А потом она неожиданно поняла, что у них все не так. Не в привычном формате… Отношения не распускаются цветком, а сидят в бутоне. И так и остались еле розовыми…

Вдруг болезненно осознала, что он ни разу не пригласил ее к себе и не одобряет внеурочных звонков. Он не говорил об этом прямо, просто она перелистала его мысли и поняла, что они могут прозвучать не вовремя. Некстати… И что места ей отведено мизерно. И что так будет всегда…

Он был скуп… На нежность, слова, ласки… Бросал свое внимание как бездомному милостыню… Он видел, как она еле-еле сводит концы с концами, и не очень старался помочь. Так… Крохи…

…И тогда солнце проспало. В 5 утра стояла ночь. Ночь была и в полдень. Застоявшийся в лужах дождь. От неподвижности зеленого цвета.

Все выгладывали из домов в ожидании белого ветра. А пришел самум. У неба на лбу выступила кровь.

Песок поднялся в свой рост и начал петь. Уныло, монотонно, со скрипом.

И всюду была пыль… С очень острыми углами. На подоконниках, на волосах, на зубах… Пересохло во рту. И в сердце стало суше. Он не звонил уже две недели…

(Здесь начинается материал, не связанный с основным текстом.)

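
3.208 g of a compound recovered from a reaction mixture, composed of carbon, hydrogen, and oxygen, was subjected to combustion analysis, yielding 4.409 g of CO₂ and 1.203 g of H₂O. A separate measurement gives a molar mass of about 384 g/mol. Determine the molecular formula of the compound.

C12H16O14

mol C = 4.409 g CO₂ ÷ 44.009 g/mol = 0.10018 mol
mol H = 2 × 1.203 g H₂O ÷ 18.015 g/mol = 0.13356 mol
mass O = 3.208 − (1.2033 + 0.13462) = 1.8701 g → mol O = 1.8701 ÷ 15.999 = 0.11689 mol
Divide by the smallest (0.10018 mol): C 1.000, H 1.333, O 1.167
Multiplying each by 6 gives whole numbers: C 6.00, H 8.00, O 7.00
Empirical formula: C6H8O7
Empirical-formula mass = 192.12 g/mol; 384 ÷ 192.12 ≈ 2, so the molecular formula is C12H16O14.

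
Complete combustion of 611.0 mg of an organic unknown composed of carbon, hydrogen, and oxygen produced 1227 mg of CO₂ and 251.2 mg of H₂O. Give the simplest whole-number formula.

mol C = 1.227 g CO₂ ÷ 44.009 g/mol = 0.027881 mol
mol H = 2 × 0.2512 g H₂O ÷ 18.015 g/mol = 0.027888 mol
mass O = 0.6110 − (0.33487 + 0.028111) = 0.24801 g → mol O = 0.24801 ÷ 15.999 = 0.015502 mol
Divide by the smallest (0.015502 mol): C 1.799, H 1.799, O 1.000
Multiplying each by 5 gives whole numbers: C 8.99, H 9.00, O 5.00

C9H9O5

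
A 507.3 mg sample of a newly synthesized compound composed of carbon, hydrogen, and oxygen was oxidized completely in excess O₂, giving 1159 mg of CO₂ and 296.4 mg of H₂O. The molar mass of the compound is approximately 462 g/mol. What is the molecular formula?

C24H30O9

mol C = 1.159 g CO₂ ÷ 44.009 g/mol = 0.026336 mol
mol H = 2 × 0.2964 g H₂O ÷ 18.015 g/mol = 0.032906 mol
mass O = 0.5073 − (0.31632 + 0.033169) = 0.15781 g → mol O = 0.15781 ÷ 15.999 = 0.0098640 mol
Divide by the smallest (0.0098640 mol): C 2.670, H 3.336, O 1.000
Multiplying each by 3 gives whole numbers: C 8.01, H 10.01, O 3.00
Empirical formula: C8H10O3
Empirical-formula mass = 154.16 g/mol; 462 ÷ 154.16 ≈ 3, so the molecular formula is C24H30O9.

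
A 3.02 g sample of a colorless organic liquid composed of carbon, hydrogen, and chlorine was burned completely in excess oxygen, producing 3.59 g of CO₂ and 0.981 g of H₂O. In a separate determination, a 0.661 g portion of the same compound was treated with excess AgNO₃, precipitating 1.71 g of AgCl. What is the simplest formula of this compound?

C3H4Cl2

mol C = 3.59 g CO₂ ÷ 44.009 g/mol = 0.08157 mol
mol H = 2 × 0.981 g H₂O ÷ 18.015 g/mol = 0.1089 mol
From the AgCl data: mol Cl per gram of compound = (1.71 ÷ 143.318) ÷ 0.661 = 0.01805 mol/g, so in the 3.02 g combustion sample mol Cl = 0.05451 mol
Divide by the smallest (0.05451 mol): C 1.496, H 1.998, Cl 1.000
Multiplying each by 2 gives whole numbers: C 2.99, H 4.00, Cl 2.00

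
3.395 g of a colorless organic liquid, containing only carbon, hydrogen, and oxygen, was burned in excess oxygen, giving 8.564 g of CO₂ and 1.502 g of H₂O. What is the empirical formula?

mol C = 8.564 g CO₂ ÷ 44.009 g/mol = 0.19460 mol
mol H = 2 × 1.502 g H₂O ÷ 18.015 g/mol = 0.16675 mol
mass O = 3.395 − (2.3373 + 0.16808) = 0.88962 g → mol O = 0.88962 ÷ 15.999 = 0.055605 mol
Divide by the smallest (0.055605 mol): C 3.500, H 2.999, O 1.000
Multiplying each by 2 gives whole numbers: C 7.00, H 6.00, O 2.00

C7H6O2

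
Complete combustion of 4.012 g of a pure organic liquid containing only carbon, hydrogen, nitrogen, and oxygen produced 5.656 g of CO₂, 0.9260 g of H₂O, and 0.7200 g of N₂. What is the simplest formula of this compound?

mol C = 5.656 g CO₂ ÷ 44.009 g/mol = 0.12852 mol
mol H = 2 × 0.9260 g H₂O ÷ 18.015 g/mol = 0.10280 mol
mol N = 2 × 0.7200 g N₂ ÷ 28.014 g/mol = 0.051403 mol
mass O = 4.012 − (1.5436 + 0.10363 + 0.72000) = 1.6447 g → mol O = 1.6447 ÷ 15.999 = 0.10280 mol
Divide by the smallest (0.051403 mol): C 2.500, H 2.000, N 1.000, O 2.000
Multiplying each by 2 gives whole numbers: C 5.00, H 4.00, N 2.00, O 4.00

C5H4N2O4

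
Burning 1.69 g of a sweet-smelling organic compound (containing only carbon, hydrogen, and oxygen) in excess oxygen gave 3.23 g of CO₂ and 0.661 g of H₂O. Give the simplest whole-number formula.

C8H8O5

mol C = 3.23 g CO₂ ÷ 44.009 g/mol = 0.07339 mol
mol H = 2 × 0.661 g H₂O ÷ 18.015 g/mol = 0.07338 mol
mass O = 1.69 − (0.8815 + 0.07397) = 0.7345 g → mol O = 0.7345 ÷ 15.999 = 0.04591 mol
Divide by the smallest (0.04591 mol): C 1.599, H 1.598, O 1.000
Multiplying each by 5 gives whole numbers: C 7.99, H 7.99, O 5.00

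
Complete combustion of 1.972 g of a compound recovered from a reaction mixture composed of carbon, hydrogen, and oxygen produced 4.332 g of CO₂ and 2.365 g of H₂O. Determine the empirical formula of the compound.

C3H8O

mol C = 4.332 g CO₂ ÷ 44.009 g/mol = 0.098434 mol
mol H = 2 × 2.365 g H₂O ÷ 18.015 g/mol = 0.26256 mol
mass O = 1.972 − (1.1823 + 0.26466) = 0.52504 g → mol O = 0.52504 ÷ 15.999 = 0.032817 mol
Divide by the smallest (0.032817 mol): C 2.999, H 8.001, O 1.000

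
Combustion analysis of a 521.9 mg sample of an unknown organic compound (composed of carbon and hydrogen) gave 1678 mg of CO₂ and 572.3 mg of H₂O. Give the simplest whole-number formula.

mol C = 1.678 g CO₂ ÷ 44.009 g/mol = 0.038129 mol
mol H = 2 × 0.5723 g H₂O ÷ 18.015 g/mol = 0.063536 mol
Divide by the smallest (0.038129 mol): C 1.000, H 1.666
Multiplying each by 3 gives whole numbers: C 3.00, H 5.00

C3H5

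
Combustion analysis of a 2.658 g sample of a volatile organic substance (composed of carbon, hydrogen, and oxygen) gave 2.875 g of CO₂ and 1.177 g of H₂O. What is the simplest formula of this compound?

C3H6O5

mol C = 2.875 g CO₂ ÷ 44.009 g/mol = 0.065328 mol
mol H = 2 × 1.177 g H₂O ÷ 18.015 g/mol = 0.13067 mol
mass O = 2.658 − (0.78465 + 0.13171) = 1.7416 g → mol O = 1.7416 ÷ 15.999 = 0.10886 mol
Divide by the smallest (0.065328 mol): C 1.000, H 2.000, O 1.666
Multiplying each by 3 gives whole numbers: C 3.00, H 6.00, O 5.00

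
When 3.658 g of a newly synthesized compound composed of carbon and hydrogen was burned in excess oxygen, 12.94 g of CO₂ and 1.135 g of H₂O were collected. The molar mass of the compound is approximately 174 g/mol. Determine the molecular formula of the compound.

mol C = 12.94 g CO₂ ÷ 44.009 g/mol = 0.29403 mol
mol H = 2 × 1.135 g H₂O ÷ 18.015 g/mol = 0.12601 mol
Divide by the smallest (0.12601 mol): C 2.333, H 1.000
Multiplying each by 3 gives whole numbers: C 7.00, H 3.00
Empirical formula: C7H3
Empirical-formula mass = 87.10 g/mol; 174 ÷ 87.10 ≈ 2, so the molecular formula is C14H6.

C14H6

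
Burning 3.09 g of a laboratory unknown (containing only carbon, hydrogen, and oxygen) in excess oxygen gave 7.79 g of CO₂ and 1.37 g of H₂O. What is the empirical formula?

C7H6O2

mol C = 7.79 g CO₂ ÷ 44.009 g/mol = 0.1770 mol
mol H = 2 × 1.37 g H₂O ÷ 18.015 g/mol = 0.1521 mol
mass O = 3.09 − (2.126 + 0.1533) = 0.8106 g → mol O = 0.8106 ÷ 15.999 = 0.05067 mol
Divide by the smallest (0.05067 mol): C 3.494, H 3.002, O 1.000
Multiplying each by 2 gives whole numbers: C 6.99, H 6.00, O 2.00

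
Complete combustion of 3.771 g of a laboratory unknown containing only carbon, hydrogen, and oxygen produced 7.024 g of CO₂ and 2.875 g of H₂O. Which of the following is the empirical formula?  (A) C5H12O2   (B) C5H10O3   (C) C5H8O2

(B) C5H10O3

mol C = 7.024 g CO₂ ÷ 44.009 g/mol = 0.15960 mol
mol H = 2 × 2.875 g H₂O ÷ 18.015 g/mol = 0.31918 mol
mass O = 3.771 − (1.9170 + 0.32173) = 1.5323 g → mol O = 1.5323 ÷ 15.999 = 0.095773 mol
Divide by the smallest (0.095773 mol): C 1.666, H 3.333, O 1.000
Multiplying each by 3 gives whole numbers: C 5.00, H 10.00, O 3.00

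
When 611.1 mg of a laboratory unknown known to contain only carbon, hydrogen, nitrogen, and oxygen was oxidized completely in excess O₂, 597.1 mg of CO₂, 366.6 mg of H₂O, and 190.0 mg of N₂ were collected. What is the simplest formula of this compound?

mol C = 0.5971 g CO₂ ÷ 44.009 g/mol = 0.013568 mol
mol H = 2 × 0.3666 g H₂O ÷ 18.015 g/mol = 0.040699 mol
mol N = 2 × 0.1900 g N₂ ÷ 28.014 g/mol = 0.013565 mol
mass O = 0.6111 − (0.16296 + 0.041025 + 0.19000) = 0.21711 g → mol O = 0.21711 ÷ 15.999 = 0.013570 mol
Divide by the smallest (0.013565 mol): C 1.000, H 3.000, N 1.000, O 1.000

CH3NO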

Она вышла на балкон и крикнула: «Самум, ты ошибся! Ты здесь не живешь!» Он громко засмеялся ей в лицо, оголив кривые зубы. Насунул шляпу на глаза, надул щеки, и пыль рухнула ей на голову. Красная, горячая, огненная. Она не понимала, что болит сильнее: обожженные, исцарапанные плечи или неспокойное сердце. И тогда она села так ровно, как только могла. Лица стоп плотно прижимались к лицу земли. Руки, ладонями вверх, лежали на коленях. Она вспомнила свою любовь. Головокружительно нежную. Пряную. Вечную. А потом стала массировать яичники. Те сразу откликнулись ощутимым покалыванием и стали дышать, почти как легкие. И маленький ротик оказался внизу, с розовыми краями. Вдох… и молочно-розовый свет входит через вагину. Как будто розовую лилию окунули в парное молоко. Все мышцы подобрались, втягивая все до последней капли. Выдох… и немного запачканный свет вышел, плюхаясь в песок. Прямо с головой. И еще медленный вдох… Цвет розовой гвоздики, укрытой сухим туманом, проскользнул внутрь. А потом выскользнул чуть темнее…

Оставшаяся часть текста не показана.